Shortly after the lawmakers’ warning, the Financial Services Commission (FSC) released a clarifying statement, noting that discussions on stablecoin policy had taken place during a meeting between the ruling party and government officials earlier in the day. The FSC emphasised that no final decision has been made regarding the creation of a consortium to issue a stablecoin linked to the Korean won and insisted that the regulatory draft is still under development. Both sides reportedly agreed to accelerate the drafting process.
The main issue causing the delay is whether banks should be required to hold a majority stake—at least 51 per cent—in any stablecoin-issuing entity. Earlier reports suggested regulators were leaning toward such a structure, but the FSC stressed that nothing has been confirmed. Tensions over this point have persisted for months, with the Bank of Korea (BOK) favouring a bank-led approach, while other regulators argue that the industry should remain open to a broader range of participants.
The BOK has previously argued that banks are well-suited for this role because they already operate under strict supervision and have extensive experience implementing Anti-Money Laundering controls. However, several industry voices disagree. Kaia DLT Foundation chair Sangmin Seo said in October that the central bank’s reasoning lacks a strong basis and that establishing clear qualification standards and risk management rules for issuers would be more effective than mandating majority bank ownership. He also called for more detailed guidance from the BOK on how potential risks could be addressed.

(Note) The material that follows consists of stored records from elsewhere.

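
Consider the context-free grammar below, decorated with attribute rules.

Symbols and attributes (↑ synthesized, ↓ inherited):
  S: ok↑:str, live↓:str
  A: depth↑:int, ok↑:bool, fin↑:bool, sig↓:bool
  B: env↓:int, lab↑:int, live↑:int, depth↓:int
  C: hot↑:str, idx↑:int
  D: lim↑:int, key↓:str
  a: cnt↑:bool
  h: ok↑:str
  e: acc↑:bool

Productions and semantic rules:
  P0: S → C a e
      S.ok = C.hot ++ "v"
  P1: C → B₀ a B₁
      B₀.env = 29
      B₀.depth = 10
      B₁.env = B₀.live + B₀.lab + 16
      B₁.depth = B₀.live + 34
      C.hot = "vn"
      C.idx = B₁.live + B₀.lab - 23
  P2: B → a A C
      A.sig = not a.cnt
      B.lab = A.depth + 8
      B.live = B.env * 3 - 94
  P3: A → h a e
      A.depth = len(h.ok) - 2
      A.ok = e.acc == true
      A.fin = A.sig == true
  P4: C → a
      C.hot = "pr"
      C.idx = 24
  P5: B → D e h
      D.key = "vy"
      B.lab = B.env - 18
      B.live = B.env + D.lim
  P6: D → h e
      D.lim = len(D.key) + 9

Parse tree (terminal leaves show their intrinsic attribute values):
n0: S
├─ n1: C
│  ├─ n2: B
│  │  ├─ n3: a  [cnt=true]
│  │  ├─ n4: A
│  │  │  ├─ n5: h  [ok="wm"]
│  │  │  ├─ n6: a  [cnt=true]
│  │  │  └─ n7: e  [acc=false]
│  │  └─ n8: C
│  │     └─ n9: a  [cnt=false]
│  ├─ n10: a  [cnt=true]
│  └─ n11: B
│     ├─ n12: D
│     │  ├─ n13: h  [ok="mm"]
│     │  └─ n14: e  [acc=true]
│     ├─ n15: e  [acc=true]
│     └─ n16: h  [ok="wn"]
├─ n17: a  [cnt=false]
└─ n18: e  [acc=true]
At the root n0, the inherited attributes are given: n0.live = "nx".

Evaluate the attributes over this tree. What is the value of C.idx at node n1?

1. n0.live = "nx"  [given at root]
2. n2.env = 29  [29]
3. n2.depth = 10  [10]
4. n3.cnt = true  [terminal]
5. n4.sig = false  [not a.cnt]
6. n5.ok = "wm"  [terminal]
7. n6.cnt = true  [terminal]
8. n7.acc = false  [terminal]
9. n4.depth = 0  [len(h.ok) - 2]
10. n4.ok = false  [e.acc == true]
11. n4.fin = false  [A.sig == true]
12. n9.cnt = false  [terminal]
13. n8.hot = "pr"  ["pr"]
14. n8.idx = 24  [24]
15. n2.lab = 8  [A.depth + 8]
16. n2.live = -7  [B.env * 3 - 94]
17. n10.cnt = true  [terminal]
18. n11.env = 17  [B₀.live + B₀.lab + 16]
19. n11.depth = 27  [B₀.live + 34]
20. n12.key = "vy"  ["vy"]
21. n13.ok = "mm"  [terminal]
22. n14.acc = true  [terminal]
23. n12.lim = 11  [len(D.key) + 9]
24. n15.acc = true  [terminal]
25. n16.ok = "wn"  [terminal]
26. n11.lab = -1  [B.env - 18]
27. n11.live = 28  [B.env + D.lim]
28. n1.hot = "vn"  ["vn"]
29. n1.idx = 13  [B₁.live + B₀.lab - 23]
30. n17.cnt = false  [terminal]
31. n18.acc = true  [terminal]
32. n0.ok = "vnv"  [C.hot ++ "v"]

13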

According to an official from Kang’s office, the ruling party is still attempting to strike a balance between protecting monetary policy stability—an issue raised by the BOK—and encouraging innovation within the digital asset ecosystem, a priority highlighted by the FSC. Whether regulators will meet the December 10 deadline remains uncertain, but pressure from lawmakers suggests that the country is determined to avoid further delays in establishing a stablecoin regulatory framework.